リザード

 コフィンの言う通りリザードの動きは速かった。

 それに真正面から対応したのはジュピターだ。

ジュピター

ハル!
さっきと一緒だ!
オイラが足をやる!

 俊敏に動くリザードと交差するジュピターは、宣言通りにリザードの右足を切り裂いた。息も付かぬ間にジュピターの剣が翻る。
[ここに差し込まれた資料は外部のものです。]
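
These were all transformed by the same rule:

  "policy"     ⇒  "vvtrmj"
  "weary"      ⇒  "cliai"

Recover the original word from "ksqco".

elite

In policy: p→v is +6, o→v is +7, l→t is +8, i→r is +9 — the shift increases by 1 each position. Letter i (0-indexed) is shifted by i+6, so successive shifts are 6, 7, 8, ….
Undoing it on ksqco: k−6=e, s−7=l, q−8=i, c−9=t, o−10=e.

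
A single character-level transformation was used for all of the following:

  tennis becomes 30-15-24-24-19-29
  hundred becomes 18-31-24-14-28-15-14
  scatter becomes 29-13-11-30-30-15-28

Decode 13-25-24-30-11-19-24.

t is letter #20 and maps to 30: an offset of 10. Letters become their 1-based position plus 10 (so a→11, b→12, …).
Undoing it on 13-25-24-30-11-19-24: 13→(13−10)÷1=3=c, 25→(25−10)÷1=15=o, 24→(24−10)÷1=14=n, 30→(30−10)÷1=20=t, 11→(11−10)÷1=1=a, 19→(19−10)÷1=9=i, 24→(24−10)÷1=14=n.

contain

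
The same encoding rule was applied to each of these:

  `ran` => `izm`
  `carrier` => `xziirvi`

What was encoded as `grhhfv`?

tissue

Each pair mirrors across the alphabet (r↔i, a↔z, n↔m): positions sum to 25. Letters are reflected about the middle of the alphabet (position → 25−position): Atbash.
Decoding grhhfv: g↔t, r↔i, h↔s, h↔s, f↔u, v↔e.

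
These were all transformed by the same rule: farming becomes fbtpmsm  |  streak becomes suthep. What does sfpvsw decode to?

sensor

In farming: f→f is +0, a→b is +1, r→t is +2, m→p is +3 — the shift increases by 1 each position. Letter i (0-indexed) is shifted by i+0, so successive shifts are 0, 1, 2, ….
Undoing it on sfpvsw: s−0=s, f−1=e, p−2=n, v−3=s, s−4=o, w−5=r.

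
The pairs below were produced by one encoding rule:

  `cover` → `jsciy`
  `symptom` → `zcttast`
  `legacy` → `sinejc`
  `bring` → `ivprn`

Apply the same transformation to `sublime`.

zyippql

Shifts by position in cover: pos 0: c→j (+7), pos 1: o→s (+4), pos 2: v→c (+7), pos 3: e→i (+4) — repeating every 2. A repeating key of period 2 is used — shifts +7, +4 over and over.
On sublime: s+7=z, u+4=y, b+7=i, l+4=p, i+7=p, m+4=q, e+7=l.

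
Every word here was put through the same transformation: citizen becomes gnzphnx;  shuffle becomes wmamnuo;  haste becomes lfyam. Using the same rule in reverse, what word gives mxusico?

isolate

Letter i (0-indexed) is shifted by i+4, so successive shifts are 4, 5, 6, ….
Decoding mxusico: m−4=i, x−5=s, u−6=o, s−7=l, i−8=a, c−9=t, o−10=e.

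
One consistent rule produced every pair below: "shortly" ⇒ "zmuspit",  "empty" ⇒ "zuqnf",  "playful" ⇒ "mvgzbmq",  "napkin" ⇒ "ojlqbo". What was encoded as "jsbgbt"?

The output letters match the input read backwards, each shifted +1: shortly reversed is yltrohs. Read the word backwards and shift each letter +1.
Decoding jsbgbt: shift back: j−1=i, s−1=r, b−1=a, g−1=f, b−1=a, t−1=s → irafas; then reverse → safari.

safari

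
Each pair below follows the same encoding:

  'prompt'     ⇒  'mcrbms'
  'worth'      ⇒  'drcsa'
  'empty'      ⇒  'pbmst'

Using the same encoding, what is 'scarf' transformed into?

Treating letters as 0–25, the rule is x ↦ 21x + 9 (mod 26).
For scarf: s(18)→21·18+9≡23=x; c(2)→21·2+9≡25=z; a(0)→21·0+9≡9=j; r(17)→21·17+9≡2=c; f(5)→21·5+9≡10=k (all mod 26).

xzjck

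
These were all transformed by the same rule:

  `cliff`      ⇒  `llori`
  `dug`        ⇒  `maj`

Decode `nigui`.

Two steps: reverse the string, then apply a Caesar shift of +6.
Undoing it on nigui: shift back: n−6=h, i−6=c, g−6=a, u−6=o, i−6=c → hcaoc; then reverse → coach.

coach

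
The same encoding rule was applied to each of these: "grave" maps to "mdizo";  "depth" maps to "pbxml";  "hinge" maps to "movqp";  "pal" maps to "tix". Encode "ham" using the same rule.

uip

Read the word backwards and shift each letter +8.
Applying it to ham: reverse → mah; then shift: m+8=u, a+8=i, h+8=p.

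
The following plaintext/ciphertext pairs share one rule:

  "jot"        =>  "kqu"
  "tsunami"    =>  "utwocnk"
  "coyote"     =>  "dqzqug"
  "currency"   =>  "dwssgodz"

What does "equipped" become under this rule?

The shift depends on letter class: consonant j→k is +1, but vowel o→q is +2. The rule splits by letter class: vowels +2, consonants +1.
On equipped: e(vowel)+2=g, q(cons)+1=r, u(vowel)+2=w, i(vowel)+2=k, p(cons)+1=q, p(cons)+1=q, e(vowel)+2=g, d(cons)+1=e.

grwkqqge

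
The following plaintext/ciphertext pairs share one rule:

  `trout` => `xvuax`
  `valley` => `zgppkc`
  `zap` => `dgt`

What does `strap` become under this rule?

The shift depends on letter class: consonant t→x is +4, but vowel o→u is +6. The rule splits by letter class: vowels +6, consonants +4.
For strap: s(cons)+4=w, t(cons)+4=x, r(cons)+4=v, a(vowel)+6=g, p(cons)+4=t.

wxvgt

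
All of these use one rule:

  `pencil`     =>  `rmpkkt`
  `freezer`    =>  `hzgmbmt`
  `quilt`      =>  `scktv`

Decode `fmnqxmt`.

deliver

A repeating key of period 2 is used — shifts +2, +8 over and over.
Undoing it on fmnqxmt: f−2=d, m−8=e, n−2=l, q−8=i, x−2=v, m−8=e, t−2=r.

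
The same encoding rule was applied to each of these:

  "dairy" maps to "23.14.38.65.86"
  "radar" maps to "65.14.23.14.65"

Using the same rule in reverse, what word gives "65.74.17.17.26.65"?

rubber

The formula is n = 3×(alphabet index, a=1) + 11.
Decoding 65.74.17.17.26.65: 65→(65−11)÷3=18=r, 74→(74−11)÷3=21=u, 17→(17−11)÷3=2=b, 17→(17−11)÷3=2=b, 26→(26−11)÷3=5=e, 65→(65−11)÷3=18=r.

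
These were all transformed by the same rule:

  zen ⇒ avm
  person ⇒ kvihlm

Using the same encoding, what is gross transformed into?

tilhh

Each pair mirrors across the alphabet (z↔a, e↔v, n↔m): positions sum to 25. Letters are reflected about the middle of the alphabet (position → 25−position): Atbash.
On gross: g↔t, r↔i, o↔l, s↔h, s↔h.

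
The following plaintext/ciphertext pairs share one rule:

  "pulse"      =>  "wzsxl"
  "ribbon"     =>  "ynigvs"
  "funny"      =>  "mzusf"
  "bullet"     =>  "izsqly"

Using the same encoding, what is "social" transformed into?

Shifts by position in pulse: pos 0: p→w (+7), pos 1: u→z (+5), pos 2: l→s (+7), pos 3: s→x (+5) — repeating every 2. It's a Vigenère-style cipher with numeric key [7,5]: position i shifts by key[i mod 2].
On social: s+7=z, o+5=t, c+7=j, i+5=n, a+7=h, l+5=q.

ztjnhq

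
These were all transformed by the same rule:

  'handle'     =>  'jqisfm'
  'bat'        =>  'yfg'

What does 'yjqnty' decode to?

The output letters match the input read backwards, each shifted +5: handle reversed is eldnah. Two steps: reverse the string, then apply a Caesar shift of +5.
Reversing it on yjqnty: shift back: y−5=t, j−5=e, q−5=l, n−5=i, t−5=o, y−5=t → teliot; then reverse → toilet.

toilet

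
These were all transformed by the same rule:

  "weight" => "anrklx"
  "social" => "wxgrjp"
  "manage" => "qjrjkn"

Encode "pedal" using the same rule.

Two shifts are in play — +9 for a/e/i/o/u, +4 for every other letter.
On pedal: p(cons)+4=t, e(vowel)+9=n, d(cons)+4=h, a(vowel)+9=j, l(cons)+4=p.

tnhjp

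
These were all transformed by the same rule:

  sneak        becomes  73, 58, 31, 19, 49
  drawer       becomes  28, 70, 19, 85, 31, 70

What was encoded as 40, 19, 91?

hay

s(#19)→73 and n(#14)→58: differences scale by 3, so n = 3·pos + 16. The formula is n = 3×(alphabet index, a=1) + 16.
Undoing it on 40, 19, 91: 40→(40−16)÷3=8=h, 19→(19−16)÷3=1=a, 91→(91−16)÷3=25=y.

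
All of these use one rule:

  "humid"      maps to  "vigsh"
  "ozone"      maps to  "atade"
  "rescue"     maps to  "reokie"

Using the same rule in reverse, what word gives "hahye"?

h(7)→v(21) and u(20)→i(8) fit y≡23x+16 (mod 26); the inverse of 23 mod 26 is 17. This is an affine cipher: with a=0,…,z=25, each position x becomes (23x+16) mod 26.
Reversing it on hahye: h(7)→17·(7−16)≡3=d; a(0)→17·(0−16)≡14=o; h(7)→17·(7−16)≡3=d; y(24)→17·(24−16)≡6=g; e(4)→17·(4−16)≡4=e (all mod 26).

dodge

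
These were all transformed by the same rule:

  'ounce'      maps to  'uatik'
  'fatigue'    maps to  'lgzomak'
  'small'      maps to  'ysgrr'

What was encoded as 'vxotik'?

prince

Compare letters: o→u is +6, u→a is +6, n→t is +6 — a constant shift. This is a Caesar cipher with shift 6.
Undoing it on vxotik: v−6=p, x−6=r, o−6=i, t−6=n, i−6=c, k−6=e.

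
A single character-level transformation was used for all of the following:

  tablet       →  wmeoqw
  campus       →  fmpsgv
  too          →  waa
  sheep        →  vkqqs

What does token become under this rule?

The rule splits by letter class: vowels +12, consonants +3.
Applying it to token: t(cons)+3=w, o(vowel)+12=a, k(cons)+3=n, e(vowel)+12=q, n(cons)+3=q.

wanqq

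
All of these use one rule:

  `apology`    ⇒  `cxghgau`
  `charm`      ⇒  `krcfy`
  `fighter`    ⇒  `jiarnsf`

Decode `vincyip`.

a(0)→c(2) and p(15)→x(23) fit y≡17x+2 (mod 26); the inverse of 17 mod 26 is 23. Treating letters as 0–25, the rule is x ↦ 17x + 2 (mod 26).
Reversing it on vincyip: v(21)→23·(21−2)≡21=v; i(8)→23·(8−2)≡8=i; n(13)→23·(13−2)≡19=t; c(2)→23·(2−2)≡0=a; y(24)→23·(24−2)≡12=m; i(8)→23·(8−2)≡8=i; p(15)→23·(15−2)≡13=n (all mod 26).

vitamin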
 切り上げは腰から背中を切り裂き、次の一撃は長剣で受けられてしまった。

ハル

足と背中に食らって
普通受けるっすか!?

ジュピター

いけぇっハル!

ハル

分かってるっす!

ハル

は、速いっす。
ジュピターから
ダメージ食らってるのに……

ユフィ

ジュピター前!!

ジュピター

お前がくるのは
分かってたぞ。

ウェルキア

 コフィンがウェルキアと呼んでいた腕が六本ある魔物だ。その三本同時の剣撃をジュピターは危なげなく躱した。

ジュピター

ユフィ。
コイツはオイラに任せてくれ。

ユフィ

持ちこたえて!
直ぐに援護するわ!

 ダガーを構えるユフィは、リザードとの間を詰めながら返事をする。そしてハルに指示を飛ばした。

ユフィ

私が引き付けるから
隙を突いて!

ハル

次は逃がさないっす!

 リザードは負傷しながらも猛然とユフィに襲い掛かってくる。ユフィは左右に回避しながらハルの攻撃を待っていた。

ハル

あ、当たらないっす。

 リザードの速さに追い付けないハル。隙を突いたと思う攻撃も躱されてしまうのだ。



 足と背中を負傷し、挟撃されても攻撃を避けるリザード。ユフィとハルは焦りを感じずにはいられなかった。

ユフィ

え!?

 回避に専念していたユフィだが、リザードのフェイントにかかり、荒っぽい横蹴りで吹き飛ばされた。

ハル

ユフィ!!

アデル

ユフィさんは私が看ます!
ハルは魔物を止めて下さい!

ハル

絶対に……
絶対負けないっす。

 一対一になったハルは、鬼義理をリザードに構え気持ちを昂らせた。

 渾身のハルの攻撃は――

 ――今迄と同じ。








 虚しく空を斬るばかりだった。

ハル

っく……

 手負いの相手を仕留められないハルは、自身の力のなさを痛感させられていた。


 早くこの敵を倒さないと、後ろからのそりと迫りくるアンデッドに対応出来なくなる。ジュピターも危険な敵と一人で戦っている。ジュピターなら……この敵を直ぐに仕留められるのではないか。


 そんな事が頭をよぎり、切っ先が大きくぶれた。




 その一瞬の隙を逃さなかったリザードは、斜め前に踏み込んできた。

 グジャッ!

 鈍くハルの耳に響いた音。それはリザードの背中の傷口から聞こえた音だった。

ハル

あ……

 その音の正体は、ダナンが投げつけた岩だった。そうハルが理解した時には、二投目の岩が投げられる時だった。

ダナン

しつけぇぞ!
これで
くたばれや!

 動きの止まっていたリザードの頭に直撃する岩は、灰色の液体を飛び散らせそのまま床に転がった。リザードは大きく円を描くように頭を揺らした後、力なく前のめりに倒れた。

ハル

旦那ぁっ♪
助かったっす。

ダナン

礼を呑気に言ってる
場合じゃねぇぜ。
次の奴は……

アンデッドアクス

ハル

デデデデカイ!
って、
く、臭いっす。

 後方にいた敵・アンデッドアクスは、ダナンよりもはるかに大きく、何よりも腐敗臭を撒き散らしていた。鼻から突き抜ける様な嫌な予感は、ハルの身を分かりやすく仰け反らせた。